Spannende Einleitung

Portulak (Portulaca oleracea) – oft als Gartenunkraut abgetan – ist tatsächlich eines der nährstoffreichsten Blattgemüse der Natur und besonders wertvoll für Erwachsene über 60. Diese saftige, zitronig schmeckende Pflanze ist reich an Antioxidantien, Omega-3-Fettsäuren und Mineralien, die den alternden Körper auf tiefgreifende Weise unterstützen.

Ich entdeckte Portulak zum ersten Mal nicht auf einem Wochenmarkt oder in einem Bioladen, sondern in meinem eigenen Garten. Ich war gerade dabei, Unkraut zu jäten und wollte eine seltsame, fleischige, niedrig wachsende Pflanze auf den Kompost werfen, als mich ein Nachbar aufhielt.

„Wirf das nicht weg!“, sagte sie. „Das ist Portulak. Er ist essbar. Und er ist unglaublich gesund, besonders in unserem Alter.“

Ich blickte auf das „Unkraut“ in meiner Hand. Es hatte dicke, rötliche Stängel und kleine, paddelförmige grüne Blätter. Ich war skeptisch. Aber sie war 70, voller Tatendrang und wusste offensichtlich Dinge, die ich nicht wusste.

Ich nahm einen Bissen. Es war knackig, saftig und hatte eine leichte Zitronennote. Ganz anders, als ich erwartet hatte.
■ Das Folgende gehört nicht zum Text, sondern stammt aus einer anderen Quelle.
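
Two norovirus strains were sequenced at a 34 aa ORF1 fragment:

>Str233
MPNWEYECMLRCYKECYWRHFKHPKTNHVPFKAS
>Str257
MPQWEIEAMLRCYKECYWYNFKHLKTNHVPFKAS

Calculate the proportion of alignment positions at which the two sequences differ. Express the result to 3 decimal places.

0.176

The sequences differ at positions 3 (N/Q), 6 (Y/I), 8 (C/A), 19 (R/Y), 20 (H/N), 24 (P/L).
There are 6 differences over 34 sites, so p = 6/34 = 0.176.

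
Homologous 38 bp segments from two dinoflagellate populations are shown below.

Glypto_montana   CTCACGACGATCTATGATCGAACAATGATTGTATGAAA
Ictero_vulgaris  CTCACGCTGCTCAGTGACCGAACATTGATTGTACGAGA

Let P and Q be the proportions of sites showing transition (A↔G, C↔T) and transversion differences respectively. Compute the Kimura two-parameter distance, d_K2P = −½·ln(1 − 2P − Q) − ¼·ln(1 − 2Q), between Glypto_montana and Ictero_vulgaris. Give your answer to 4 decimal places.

Mismatches occur at site 7 (A/C, transversion), site 8 (C/T, transition), site 10 (A/C, transversion), site 13 (T/A, transversion), site 14 (A/G, transition), site 18 (T/C, transition), site 25 (A/T, transversion), site 34 (T/C, transition), site 37 (A/G, transition).
Of the 9 differences, 5 transitions and 4 transversions over 38 sites: P = 5/38 = 0.131579, Q = 4/38 = 0.105263.
d = −0.5·ln(0.631579) − 0.25·ln(0.789474) = −0.5·(-0.459532) − 0.25·(-0.236388) = 0.2889.

0.2889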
Portulak gehört mittlerweile fest zu meiner Ernährung. Ich gebe ihn in Salate, mische ihn in Smoothies und brate ihn sogar mit Knoblauch an. Und ich habe deutliche Verbesserungen bei meinem Energielevel, meiner Verdauung und meinem Gelenkkomfort festgestellt.

Ich möchte Ihnen zeigen, warum dieses unscheinbare „Unkraut“ eine der wertvollsten Pflanzen in Ihrem Garten sein könnte – insbesondere wenn Sie über 60 Jahre alt sind.


Zunächst einmal: Was ist Portulak?

Portulak ist eine einjährige, sukkulente Pflanze, die niedrig am Boden wächst, oft in Gärten, auf Rasenflächen und in Gehwegritzen. Er ist weltweit verbreitet und wird seit Jahrtausenden als Nahrungsmittel und Heilmittel verwendet.

Aussehen:  Dicke, rötliche Stängel. Kleine, fleischige, paddelförmige grüne Blätter. Winzige gelbe Blüten.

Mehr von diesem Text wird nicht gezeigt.